# Baking Soda Question



## shortnerdy (Jul 3, 2011)

Hey HHC,

Would it be safe to sprinkle some baking soda under Sheldons liner to help with the poopy/pee smell? I have a small dish sitting nearby but its not doing much.

Any suggestions/ is this ok?


----------



## Hedgieonboard (Nov 15, 2009)

It may not work out to well. I've tried using in another situation before and the slightest moisture will turn in into a paste and dry rock hard. You may have already tried these but I want to put them out there in case they help:
You could try making a layered liner that would absorb more

Single light layers that come out more often (at one time I was doing it once a day for my messy one)

Do you use vinegar solution when you clean the cage?

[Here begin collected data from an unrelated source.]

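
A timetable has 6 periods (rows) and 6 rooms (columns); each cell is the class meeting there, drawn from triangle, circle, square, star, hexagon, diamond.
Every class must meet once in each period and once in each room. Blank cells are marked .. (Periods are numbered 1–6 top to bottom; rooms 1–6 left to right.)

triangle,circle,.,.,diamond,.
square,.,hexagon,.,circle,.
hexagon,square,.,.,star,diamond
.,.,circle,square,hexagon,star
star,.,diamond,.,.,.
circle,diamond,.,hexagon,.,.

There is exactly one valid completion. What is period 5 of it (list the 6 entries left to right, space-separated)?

star hexagon diamond triangle square circle

Period 1, room 4: period 1 has {triangle, circle, diamond} and room 4 has {square, hexagon}, leaving only star.
Period 1, room 3: period 1 has {triangle, circle, star, diamond} and room 3 has {circle, hexagon, diamond}, leaving only square.
Period 1, room 6: period 1 has {triangle, circle, square, star, diamond} and room 6 has {star, diamond}, leaving only hexagon.
Period 2, room 6: period 2 has {circle, square, hexagon} and room 6 has {star, hexagon, diamond}, leaving only triangle.
Period 2, room 2: period 2 has {triangle, circle, square, hexagon} and room 2 has {circle, square, diamond}, leaving only star.
Period 2, room 4: period 2 has {triangle, circle, square, star, hexagon} and room 4 has {square, star, hexagon}, leaving only diamond.
Period 3, room 3: period 3 has {square, star, hexagon, diamond} and room 3 has {circle, square, hexagon, diamond}, leaving only triangle.
Period 3, room 4: period 3 has {triangle, square, star, hexagon, diamond} and room 4 has {square, star, hexagon, diamond}, leaving only circle.
Period 5, room 4: period 5 has {star, diamond} and room 4 has {circle, square, star, hexagon, diamond}, leaving only triangle.
Period 5, room 2: period 5 has {triangle, star, diamond} and room 2 has {circle, square, star, diamond}, leaving only hexagon.
Period 5, room 5: period 5 has {triangle, star, hexagon, diamond} and room 5 has {circle, star, hexagon, diamond}, leaving only square.
Period 5, room 6: period 5 has {triangle, square, star, hexagon, diamond} and room 6 has {triangle, star, hexagon, diamond}, leaving only circle.
So period 5 reads: star hexagon diamond triangle square circle.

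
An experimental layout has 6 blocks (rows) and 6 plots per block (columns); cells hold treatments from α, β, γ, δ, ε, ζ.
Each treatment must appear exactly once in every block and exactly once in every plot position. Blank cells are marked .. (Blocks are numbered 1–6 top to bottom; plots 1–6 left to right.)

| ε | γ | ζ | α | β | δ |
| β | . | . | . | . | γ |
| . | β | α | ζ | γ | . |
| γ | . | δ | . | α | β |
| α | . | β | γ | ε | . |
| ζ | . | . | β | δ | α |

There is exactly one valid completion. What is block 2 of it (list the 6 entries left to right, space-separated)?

Block 2, plot 3: block 2 has {β, γ} and plot 3 has {α, β, δ, ζ}, leaving only ε.
Block 2, plot 4: block 2 has {β, γ, ε} and plot 4 has {α, β, γ, ζ}, leaving only δ.
Block 2, plot 5: block 2 has {β, γ, δ, ε} and plot 5 has {α, β, γ, δ, ε}, leaving only ζ.
Block 2, plot 2: block 2 has {β, γ, δ, ε, ζ} and plot 2 has {β, γ}, leaving only α.
So block 2 reads: β α ε δ ζ γ.

β α ε δ ζ γ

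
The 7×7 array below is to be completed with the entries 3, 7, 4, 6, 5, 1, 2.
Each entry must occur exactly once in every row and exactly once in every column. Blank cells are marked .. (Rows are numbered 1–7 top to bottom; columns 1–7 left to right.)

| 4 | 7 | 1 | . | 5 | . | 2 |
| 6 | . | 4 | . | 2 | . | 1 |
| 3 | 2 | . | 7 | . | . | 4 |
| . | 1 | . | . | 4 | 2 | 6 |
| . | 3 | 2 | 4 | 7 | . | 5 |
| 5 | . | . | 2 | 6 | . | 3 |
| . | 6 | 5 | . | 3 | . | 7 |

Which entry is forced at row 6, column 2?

Row 6 already has {3, 6, 5, 2} and column 2 already has {3, 7, 6, 1, 2}, so row 6, column 2 must be 4.

4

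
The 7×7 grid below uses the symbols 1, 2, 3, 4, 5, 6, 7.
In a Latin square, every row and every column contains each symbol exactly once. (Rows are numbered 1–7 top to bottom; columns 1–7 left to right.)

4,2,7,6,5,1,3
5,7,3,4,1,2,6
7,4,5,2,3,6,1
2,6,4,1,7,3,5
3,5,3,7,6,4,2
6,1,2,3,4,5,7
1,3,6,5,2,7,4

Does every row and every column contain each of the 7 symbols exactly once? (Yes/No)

Column 3 contains 3 twice (at rows 2 and 5), so it is not a permutation.

No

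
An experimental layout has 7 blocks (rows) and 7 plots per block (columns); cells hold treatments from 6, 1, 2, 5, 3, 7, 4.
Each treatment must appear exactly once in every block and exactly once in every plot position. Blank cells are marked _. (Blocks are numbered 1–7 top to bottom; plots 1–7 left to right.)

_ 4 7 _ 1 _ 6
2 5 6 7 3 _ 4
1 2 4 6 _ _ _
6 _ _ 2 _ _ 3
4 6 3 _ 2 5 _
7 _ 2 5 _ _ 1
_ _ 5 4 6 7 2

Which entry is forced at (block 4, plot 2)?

7

Block 1, plot 4: block 1 has {6, 1, 7, 4} and plot 4 has {6, 2, 5, 7, 4}, leaving only 3.
Block 1, plot 1: block 1 has {6, 1, 3, 7, 4} and plot 1 has {6, 1, 2, 7, 4}, leaving only 5.
Block 1, plot 6: block 1 has {6, 1, 5, 3, 7, 4} and plot 6 has {5, 7}, leaving only 2.
Block 2, plot 6: block 2 has {6, 2, 5, 3, 7, 4} and plot 6 has {2, 5, 7}, leaving only 1.
Block 3, plot 6: block 3 has {6, 1, 2, 4} and plot 6 has {1, 2, 5, 7}, leaving only 3.
Block 4, plot 3: block 4 has {6, 2, 3} and plot 3 has {6, 2, 5, 3, 7, 4}, leaving only 1.
Block 4 already has {6, 1, 2, 3} and plot 2 already has {6, 2, 5, 4}, so block 4, plot 2 must be 7.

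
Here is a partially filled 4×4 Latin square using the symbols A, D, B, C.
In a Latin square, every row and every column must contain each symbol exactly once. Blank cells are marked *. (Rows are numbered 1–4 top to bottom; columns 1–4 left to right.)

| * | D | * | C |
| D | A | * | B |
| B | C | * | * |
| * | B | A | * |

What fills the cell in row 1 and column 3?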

I have found that initially the hole room stinks when using it but very quickly, I'd say within minutes, the vinegar cuts the smell and dissipates its strong smell after.

I've heard of some members getting a small air purifying tower to stand near the cage. Supposedly it works good even for multiple hedgies

Sorry if I overlooked something or stated something already done. I hope you are able to find a way that works for you because I know that can be really frustrating. Especially if you have people making comments or faces when they walk in and then you have to feel bad they are doing that in regards to what you feel is a precious little baby lol


----------



## Guest (Aug 18, 2011)

Baking Soda is cheap just rip open a whole box and leave it next to the cage it works for mine. As mentioned above a lot of issues from trying that and I had thought of it previously myself. A small Air Purifier works great too.


----------



## mizgoldstein (Feb 12, 2011)

I just got an IonicPro Air Purifier and it works AMAZING! cause my problem was not that Lulu's pee or poop smelled - she lives in my boyfriend and I's bedroom and we were having a problem with the smell of her food. she eats a mixture of three different cat kibbles, wet cat food (those pouches Wellness makes with like the real meat chunks) and baby food and after putting it in at night, by morning we would wake up and the smell would be so strong my boyfriend looked at me one day and goes "babe, I can taste Lulu's food right now" :lol: 

sooo we got this purifier thing and you would have NO idea there's any sort of animal in the room if you walked in with your eyes closed. not to mention the total improvement - my nose doesn't get stuffed when I sleep, I feel I sleep better, and the room just feels nicer and healthier for myself, my boyfriend, and Lulu.

they're a little expensive but trust me, especially if you get one like mine where you don't need to buy new filters, you just have to clean the filter it has - it's worth everyyy penny!


----------